Ebenso war es mit dem Begriff, daß der Schädel aus Wirbelknochen bestehe. Die drei hintersten erkannt ich bald, aber erst im Jahr 1790, als ich aus dem Sande des dünenhaften Judenkirchhofs von Venedig einen zerschlagenen Schöpsenkopf aufhob, gewahrt ich augenblicklich, daß die Gesichtsknochen gleichfalls aus Wirbeln abzuleiten seien, indem ich den Übergang vom ersten Flügelbeine zum Siebbeine und den Muscheln ganz deutlich vor Augen sah; da hatt ich denn das Ganze im allgemeinsten beisammen. Soviel möge diesmal das früher Geleistete aufzuklären hinreichen. Wie aber jener Ausdruck des wohlwollenden, einsichtigen Mannes mich auch in der Gegenwart fördert, davon noch kurze vorläufige Worte. Schon einige Jahre such ich meine geognostischen Studien zu revidieren, besonders in der Rücksicht, inwiefern ich sie und die daraus gewonnene Überzeugung der neuen, sich überall verbreitenden Feuerlehre nur einigermaßen annähern könnte, welches mir bisher unmöglich fallen wollte. Nun aber durch das Wort gegenständlich ward ich auf einmal aufgeklärt, indem ich deutlich vor Augen sah, daß alle Gegenstände, die ich seit fünfzig Jahren betrachtet und untersucht hatte, gerade die Vorstellung und Überzeugung in mir erregen mußten, von denen ich jetzt nicht ablassen kann.

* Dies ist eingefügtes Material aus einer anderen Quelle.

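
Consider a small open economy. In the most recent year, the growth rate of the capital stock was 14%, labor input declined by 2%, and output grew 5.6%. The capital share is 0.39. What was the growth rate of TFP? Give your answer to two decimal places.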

Zwar vermag ich für kurze Zeit mich auf jenen Standpunkt zu versetzen, aber ich muß doch immer, wenn es mir einigermaßen behaglich werden soll, zu meiner alten Denkweise wieder zurückkehren.

Aufgeregt nun durch eben diese Betrachtungen, fuhr ich fort, mich zu prüfen, und fand, daß mein ganzes Verfahren auf dem Ableiten beruhe; ich raste nicht, bis ich einen prägnanten Punkt finde, von dem sich vieles ableiten läßt, oder vielmehr der vieles freiwillig aus sich hervorbringt und mir entgegenträgt, da ich denn im Bemühen und Empfangen vorsichtig und treu zu Werke gehe. Findet sich in der Erfahrung irgendeine Erscheinung, die ich nicht abzuleiten weiß, so laß ich sie als Problem liegen, und ich habe diese Verfahrungsart in einem langen Leben sehr vorteilhaft gefunden: denn wenn ich auch die Herkunft und Verknüpfung irgendeines Phänomens lange nicht enträtseln konnte, sondern es beiseite lassen mußte, so fand sich nach Jahren auf einmal alles aufgeklärt in dem schönsten Zusammenhange. Ich werde mir daher die Freiheit nehmen, meine bisherigen Erfahrungen und Bemerkungen und die daraus entspringende Sinnesweise fernerhin in diesen Blättern geschichtlich darzulegen; wenigstens ist dabei ein charakteristisches Glaubensbekenntnis zu erzwecken, Gegnern zur Einsicht, Gleichdenkenden zur Fördernis, der Nachwelt zur Kenntnis und, wenn es glückt, zu einiger Ausgleichung.

 

Goethe, Bedeutende Fördernis durch ein einziges geistreiches Wort, Goethe-BA Bd. 16, S. 385 ff.